Belts stretched maybe?There are 2 different lenghts 522" & 533".

A belt get put in wrong? #1,4,5 and 8 go around another roller and are the lomger belts.

Belts shot?


----------



## Iowa hay guy (Jul 29, 2010)

no they are all in right and i had them to the dealer and they measured and sized them also put on new splices
it just started doing it about halfway through first cutting


----------



## swmnhay (Jun 13, 2008)

You probably already know but.

Keeping the bale even as you make it?

Baling narrow windrows and a belt gets loose and wanders?
5' wide windrow works the best,2.5' works next best and 1' wide suck to bale.


----------



## barnrope (Mar 22, 2010)

My super M belts will walk around a bit when I am baling a small tight windrow but always straighten out either on the next bale or at the end of the small windrow bale.

When you figure it out let us know.

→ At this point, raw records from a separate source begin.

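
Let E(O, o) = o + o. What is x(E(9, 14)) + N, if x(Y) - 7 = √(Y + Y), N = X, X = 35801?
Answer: 35808 + 2*√14 ≈ 35816.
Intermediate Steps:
N = 35801
E(O, o) = 2*o
x(Y) = 7 + √2*√Y (x(Y) = 7 + √(Y + Y) = 7 + √(2*Y) = 7 + √2*√Y)
x(E(9, 14)) + N = (7 + √2*√(2*14)) + 35801 = (7 + √2*√28) + 35801 = (7 + √2*(2*√7)) + 35801 = (7 + 2*√14) + 35801 = 35808 + 2*√14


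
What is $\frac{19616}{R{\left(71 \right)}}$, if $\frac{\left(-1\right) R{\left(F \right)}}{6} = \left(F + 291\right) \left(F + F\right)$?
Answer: $- \frac{2452}{38553} \approx -0.063601$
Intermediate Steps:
$R{\left(F \right)} = - 12 F \left(291 + F\right)$ ($R{\left(F \right)} = - 6 \left(F + 291\right) \left(F + F\right) = - 6 \left(291 + F\right) 2 F = - 6 \cdot 2 F \left(291 + F\right) = - 12 F \left(291 + F\right)$)
$\frac{19616}{R{\left(71 \right)}} = \frac{19616}{\left(-12\right) 71 \left(291 + 71\right)} = \frac{19616}{\left(-12\right) 71 \cdot 362} = \frac{19616}{-308424} = 19616 \left(- \frac{1}{308424}\right) = - \frac{2452}{38553}$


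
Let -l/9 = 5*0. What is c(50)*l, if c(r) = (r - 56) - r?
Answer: 0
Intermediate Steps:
l = 0 (l = -45*0 = -9*0 = 0)
c(r) = -56 (c(r) = (-56 + r) - r = -56)
c(50)*l = -56*0 = 0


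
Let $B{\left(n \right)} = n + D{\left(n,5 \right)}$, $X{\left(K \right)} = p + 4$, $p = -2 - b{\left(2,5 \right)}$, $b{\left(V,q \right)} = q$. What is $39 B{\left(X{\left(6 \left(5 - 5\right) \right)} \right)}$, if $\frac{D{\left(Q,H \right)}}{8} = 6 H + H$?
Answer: $10803$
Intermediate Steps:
$D{\left(Q,H \right)} = 56 H$ ($D{\left(Q,H \right)} = 8 \left(6 H + H\right) = 8 \cdot 7 H = 56 H$)
$p = -7$ ($p = -2 - 5 = -7$)
$X{\left(K \right)} = -3$ ($X{\left(K \right)} = -7 + 4 = -3$)
$B{\left(n \right)} = 280 + n$ ($B{\left(n \right)} = n + 56 \cdot 5 = n + 280 = 280 + n$)
$39 B{\left(X{\left(6 \left(5 - 5\right) \right)} \right)} = 39 \left(280 - 3\right) = 39 \cdot 277 = 10803$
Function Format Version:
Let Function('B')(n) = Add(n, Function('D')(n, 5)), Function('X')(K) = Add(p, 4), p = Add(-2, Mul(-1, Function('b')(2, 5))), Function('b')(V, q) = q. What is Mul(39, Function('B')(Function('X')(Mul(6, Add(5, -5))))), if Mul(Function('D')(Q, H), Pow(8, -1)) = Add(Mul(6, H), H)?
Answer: 10803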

Dumb question, but are you sure all your bearings are good?


----------



## Iowa hay guy (Jul 29, 2010)

all the bearings are good and it does this empty with no hay then as you put hay in they come out of it and start to go the other way 
if you go from left to right on the belts its no 2 and 3 everytime


----------



## swmnhay (Jun 13, 2008)

Is the tension the same on #2 & 3 as the rest when baler is empty?


----------



## Iowa hay guy (Jul 29, 2010)

as far as i know it is you cant slide the belts on the rollers 
im at a total loss here


----------



## nwks baler (Jul 18, 2008)

On any of the 605M or 605SuperM's that I have had did this it was normally netwrap on a roller. Also check the tailgate latches and make sure the tailgate hinge bolts are tight, I have heard of them becoming loose and causing tracking problems. If all of those things are ok and no bearings are out or loose I would adjust the tracking roller. Look real hard it somtimes is hard to see the net on those upper rollers and even more fun to cut out.


----------



## DKFarms (Aug 11, 2008)

I had a fit with a 604 doing the same thing. The local tech said that they adjust the belts under a no-load (no bale in the chamber) condition. The farthest rear roller on the gate has slotted bolt holes. We set the baler level and then adjusted the roller until it was perfectly level. Then we turned it and watched the belts and they wanted to shift left, looking from the rear. We loosened the roller, and lowered the left side 1/8" and ran it again. The belts straightened up on the rollers and stayed that way until a bearing started going out a year later and the belts started walking again. Changed the bearing, made the same adjustment, and the belts are still centered. Make sure your rollers stay clean as well. Any buildup of compressed chaff will cause the same problem.


----------